Bütün bu gelişmelerin sebebi olarak da, insan tarafından atmosfere verilen gazların sera etkisi yaratması sonucunda, dünya yüzeyinde sıcaklığın artması gösteriliyor.

Atmosferdeki karbondioksit gazı tabakası tıpkı bir “sera” gibi güneş ışınlarının içeri girmesine izin veriyor ancak ısının dışarı çıkmasına engel oluyor. Eğer sera etkisi olmasaydı, dünyada yaşam olmazdı. Küresel ısınma bu dengeyi altüst etti.
Küresel ısınmaya neden olan küresel sera gazı salınımının dörtte üçüne kömür, petrol ve doğalgaz tüketimi yol açarken, dörtte birine ise tarım ve ormansızlaşma yol açıyor.

Çin ve Hindistan’ın bu artışa, büyük katkısı olduğunu öne sürüyorlar. Ancak, dünya karbondioksit üretimini sıraya koyduğunda, ABD başı çekiyor. Atmosfere, yılda 220 milyon ton karbondioksit bırakan Türkiye ise 20.sırada. 2010 yılında, bu rakam 400 milyon tonlara ulaşacağı söyleniyor.

Dünyada atmosfere, yılda ortalama 21 milyar ton karbondioksit salınıyor ve bu miktar giderek artıyor. Dünya Yaban Hayatı Koruma Fonu (WWF) nın raporuna göre de Akdeniz havzasında bulunan Türkiye’de, 40 dereceye yakın sıcaklıklar, mevsim normali olacak ve tarım alanlarının, yüzde 40’ı kuruyacaktır.

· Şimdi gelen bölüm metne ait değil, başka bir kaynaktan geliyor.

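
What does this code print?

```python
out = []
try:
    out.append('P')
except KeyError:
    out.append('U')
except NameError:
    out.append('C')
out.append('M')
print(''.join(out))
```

Execution trace: 'P' (try body, no exception) → 'M' (after the try/except). Output: PM

Answer: PM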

Kuzey Yerkürenin en büyük buz kütlesi olan Grönland adası, küresel ısınma nedeniyle eriyor. Grönland kütlesinin erimesi, düşük seviyedeki sahil şeridinde bulunan yerleşim yerlerinin sular altında kalmasına neden olacak. Dünyamızın akciğeri olan Amazon ormanları ise günden güne yok oluyor.

Bilim adamlarına göre, küresel ısınma önlenemediği taktirde, Türkiye, Kuzey Afrika’ya dönecek. Yağışlar azalacak, başta GAP bölgesi olmak üzere, tüm nehirlerin taşıdığı su miktarı düşecek. Baraj göllerinde, su seviyesi azalacak, hidroelektrik enerji üretimi ciddi oranda aksayacaktır.

Ülkemizde, iklim değişikliği Akdeniz yerine Karadeniz’i öne çıkaracak. Kar yağışı, giderek azalacak. Hatta kış mevsimi ortadan kalkacak. İklim değişiklikleri, göçlere neden olacaktır. Türkiye'de yaşayanlar, kuzeye yerleşmeye çalışacak. Araştırmalara göre, 2030’da Türkiye’nin büyük bir kısmı oldukça kuru ve sıcak bir iklimin etkisine girecek, sıcaklıklar 2-3 derece artacaktır.

İklim değişiklinin, ihmal edilecek bir tarafı yoktur. Bu alanda yapılacak, her ihmal, çevre felâketi hızlandıracaktır. Bu nedenle de küresel ısınmanın etkileriyle mücadele etmek için uluslararası iş birliği oldukça önemlidir. Hükümetlerin, şirketlerin ve bireylerin katkıda bulunması, gezegenimizi ve gelecek nesilleri korumak için bir zorunluluktur.